Schaubild: Fälle des § 80a Abs. 3 iVm § 80a Abs. 2 VwGO – Beispiel
Grundfall:A ist bereits Gastwirt. Wegen der in letzter Zeit zunehmenden Lärmbelästigung beschwert sich Nachbar C bei der zuständigen Behörde. Diese erlässt eine „Auflage“ (= Verwaltungsakt) nach § 5 Abs. 1 Nr. 3 GastG. |
Rechtsgrundlage des Antrags: |
A legt Widerspruch ein. C stellt bei der Behörde den Antrag auf Anordnung der sofortigen Vollziehung nach § 80a Abs. 2 VwGO. Mit Erfolg.
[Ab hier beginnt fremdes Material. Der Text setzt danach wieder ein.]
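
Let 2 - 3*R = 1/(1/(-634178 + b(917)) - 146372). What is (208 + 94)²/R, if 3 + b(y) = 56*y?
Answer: 23341797690187068/170620275607 ≈ 1.3681e+5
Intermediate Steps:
b(y) = -3 + 56*y
R = 170620275607/255929539167 (R = ⅔ - 1/(3*(1/(-634178 + (-3 + 56*917)) - 146372)) = ⅔ - 1/(3*(1/(-634178 + (-3 + 51352)) - 146372)) = ⅔ - 1/(3*(1/(-634178 + 51349) - 146372)) = ⅔ - 1/(3*(1/(-582829) - 146372)) = ⅔ - 1/(3*(-1/582829 - 146372)) = ⅔ - 1/(3*(-85309846389/582829)) = ⅔ - ⅓*(-582829/85309846389) = ⅔ + 582829/255929539167 = 170620275607/255929539167 ≈ 0.66667)
(208 + 94)²/R = (208 + 94)²/(170620275607/255929539167) = 302²*(255929539167/170620275607) = 91204*(255929539167/170620275607) = 23341797690187068/170620275607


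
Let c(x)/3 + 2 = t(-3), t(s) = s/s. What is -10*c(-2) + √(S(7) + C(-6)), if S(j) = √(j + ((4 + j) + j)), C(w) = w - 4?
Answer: 30 + I*√5 ≈ 30.0 + 2.2361*I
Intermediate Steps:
C(w) = -4 + w
t(s) = 1
c(x) = -3 (c(x) = -6 + 3*1 = -6 + 3 = -3)
S(j) = √(4 + 3*j) (S(j) = √(j + (4 + 2*j)) = √(4 + 3*j))
-10*c(-2) + √(S(7) + C(-6)) = -10*(-3) + √(√(4 + 3*7) + (-4 - 6)) = 30 + √(√(4 + 21) - 10) = 30 + √(√25 - 10) = 30 + √(5 - 10) = 30 + √(-5) = 30 + I*√5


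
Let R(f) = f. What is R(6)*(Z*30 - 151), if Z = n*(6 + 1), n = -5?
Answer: -7206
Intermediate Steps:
Z = -35 (Z = -5*(6 + 1) = -5*7 = -35)
R(6)*(Z*30 - 151) = 6*(-35*30 - 151) = 6*(-1050 - 151) = 6*(-1201) = -7206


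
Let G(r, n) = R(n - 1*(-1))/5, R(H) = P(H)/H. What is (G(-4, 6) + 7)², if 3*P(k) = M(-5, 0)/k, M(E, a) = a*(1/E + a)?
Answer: 49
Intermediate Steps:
M(E, a) = a*(a + 1/E)
P(k) = 0 (P(k) = ((0² + 0/(-5))/k)/3 = ((0 + 0*(-⅕))/k)/3 = ((0 + 0)/k)/3 = (0/k)/3 = (⅓)*0 = 0)
R(H) = 0 (R(H) = 0/H = 0)
G(r, n) = 0 (G(r, n) = 0/5 = 0*(⅕) = 0)
(G(-4, 6) + 7)² = (0 + 7)² = 7² = 49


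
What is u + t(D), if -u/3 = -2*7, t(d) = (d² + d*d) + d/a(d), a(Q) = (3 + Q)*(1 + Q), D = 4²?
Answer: 178958/323 ≈ 554.05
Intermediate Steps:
D = 16
a(Q) = (1 + Q)*(3 + Q)
t(d) = 2*d² + d/(3 + d² + 4*d) (t(d) = (d² + d*d) + d/(3 + d² + 4*d) = (d² + d²) + d/(3 + d² + 4*d) = 2*d² + d/(3 + d² + 4*d))
u = 42 (u = -(-6)*7 = -3*(-14) = 42)
u + t(D) = 42 + 16*(1 + 2*16*(3 + 16² + 4*16))/(3 + 16² + 4*16) = 42 + 16*(1 + 2*16*(3 + 256 + 64))/(3 + 256 + 64) = 42 + 16*(1 + 2*16*323)/323 = 42 + 16*(1/323)*(1 + 10336) = 42 + 16*(1/323)*10337 = 42 + 165392/323 = 178958/323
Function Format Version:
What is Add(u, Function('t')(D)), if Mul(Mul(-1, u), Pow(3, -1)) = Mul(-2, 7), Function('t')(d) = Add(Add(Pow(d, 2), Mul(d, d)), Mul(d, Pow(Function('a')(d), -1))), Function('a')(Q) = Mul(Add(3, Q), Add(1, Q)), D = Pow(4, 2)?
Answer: Rational(178958, 323) ≈ 554.05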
A stellt beim VG den Antrag, die Anordnung der sofortigen Vollziehung aufzuheben. |
§ 80a Abs. 3 Satz 1 Fall 2 VwGO („aufheben“) iVm § 80a Abs. 2 VwGO |
A legt Widerspruch ein. C stellt bei der Behörde den Antrag auf Anordnung der sofortigen Vollziehung nach § 80a Abs. 2 VwGO. Ohne Erfolg. C stellt beim VG den Antrag auf Anordnung der sofortigen Vollziehung. |
§ 80a Abs. 3 Satz 1 Fall 3 VwGO („Maßnahmen treffen“) iVm § 80a Abs. 2 VwGO |
Variante zum Grundfall: Die Auflage der Behörde wird für sofort vollziehbar erklärt. A stellt bei der Behörde den Antrag, die sofortige analoge Vollziehung auszusetzen (§ 80 Abs. 4 VwGO). Mit Erfolg. |
Der Fall ist gesetzlich nicht geregelt; C kann beim VG den Antrag stellen, die Aussetzung der sofortigen Vollziehung aufzuheben: Anwendung des § 80a Abs. 3 Satz 1 Fall 3 VwGO („Maßnahmen treffen“). |
196
Wegen der vielen Möglichkeiten ist es schwer, die genaue Rechtsgrundlage des gestellten Antrags zu benennen. Viele Bearbeiter*innen helfen sich dadurch, indem sie ungenau arbeiten: „Antrag nach § 80a Abs. 3 VwGO“. Das wird nicht nur der Korrektor kritisch vermerken, sondern führt oft auch zu abwegigen Lösungen, weil das Beziehungsgeflecht der Beteiligten nicht exakt ermittelt wurde. In der Klausurist zu empfehlen, sich als erstes die Beziehungen der Beteiligten genau klarzumachen. Gegebenenfalls kann dazu eine Skizze dienen. Der gestellte Antrag sollte genau ermittelt und zitiert werden. Beispiel: Antrag nach § 80a Abs. 3 S. 1 letzter Fall iVm § 80a Abs. 1 Nr. 1 VwGO iVm § 80 Abs. 5 S. 1, 2. Alt. VwGO. Anschließend sind die besonderen Sachantragsvoraussetzungen herauszuarbeiten. Wie bei allen Fällen mit Drittbeteiligung, ist auch die Antragsbefugnis sorgfältig zu prüfen. Die Streitigkeit, ob vor dem Antrag bei Gericht zunächst ein Antrag bei der Behörde zu stellen ist, darf nicht überbewertet werden. Meist wird die Klausur so konzipiert sein, dass ohne Schwierigkeiten weiter geprüft werden kann. Im Zweifel ist der Lösung Vorzug einzuräumen, die zur Zulässigkeit des Antrags führt.